Beitrag28.02.2024 15:04

von Hugin_Hrabnaz
Antworten mit Zitat

Ganz grundsätzlich würde ich sagen, dass meine Präferenz völlig genreunabhängig dahin neigt, Texte zu bevorzugen, die mir das subjektive Gefühl vermitteln, dass der Autor genau das geschrieben hat, was er schreiben wollte, ohne dabei größere und spürbare Rücksicht auf marktbezogene Zielvorgaben, insbesondere Massenkompatibilität und Mainstream, oder auf genrespezifische Standards, Empfehlungen von Schreibratgebern und dergleichen mehr zu nehmen.

Seinen Stil und seinen Inhalt an Trends, Empfehlungen, Rituale, Vorgaben, Schemata anzupassen, führt stets zu einem Malus im Bereich der Individualität und der Originalität. Zwangsläufig. Weder muss dieser unbestreitbare Effekt ein Buch objektiv oder subjektiv schlecht machen, noch muss der pure, ausgelebte Individualismus ein Buch objektiv oder subjektiv gut machen, doch bei mir selbst beobachte ich, dass generische Kunst (egal ob Bücher, Musikalben, Bilder, Skulpturen...) bei mir selten über die Wirkung "nett bis gut" oder "unterhaltsam" hinausgeht, und eine echte Begeisterung und langjährige Hingabe an einen Kunstschaffenden und sein Werk meist doch den Originalen und Individualisten vorbehalten ist. Ausnahmen bestätigen wie immer die Regel, sind aber wirklich entsprechend selten.

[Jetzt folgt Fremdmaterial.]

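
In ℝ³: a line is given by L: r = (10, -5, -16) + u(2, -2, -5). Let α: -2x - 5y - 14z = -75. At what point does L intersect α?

(2, 3, 4)

Substitute r = (10, -5, -16) + t(2, -2, -5) into the plane: 229 + 76t = -75, so t = -4.
Intersection: (10, -5, -16) + (-4)·(2, -2, -5) = (2, 3, 4).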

Das führt uns nun zur Frage der "Botschaft". Nun. Botschaften können vielerlei sein. Es kann um Werte, Moral, Religion, politische Überzeugung gehen, aber auch um sehr werkbezogene Botschaften. Insoweit habe ich im Bereich der musikalischen Kunst oft die Beobachtung gemacht, dass mich subjektiv die Werke extremer Künstler sehr anziehen, auch und gerade wenn ihre Überzeugung und Botschaft meinen eigenen Anschauungen widerspricht. Die politische, religiöse, individuelle Radikalität des Künstlers lässt oft einen Blick in den Abgrund zu, der einem im Bereich des generischen Kunsthandwerks oft vorenthalten bleibt, da er eben kraft möglicherweise nahezu manisch betriebener Überzeugungen ein anderes Maß der emotionalen Intensität in sein Werk einzubringen im Stande ist, als ein Künstler oder Kunsthandwerker, dessen Ziel es "nur" ist, zu unterhalten und zu erfreuen, und damit vielleicht ein wenig Geld zu verdienen. Wer "die Welt einreißen" will, arbeitet oft unmittelbarer, authentischer, emotionaler, und das kann sich auf den Leser übertragen. Da sind wir im Feld von Genie und Wahnsinn.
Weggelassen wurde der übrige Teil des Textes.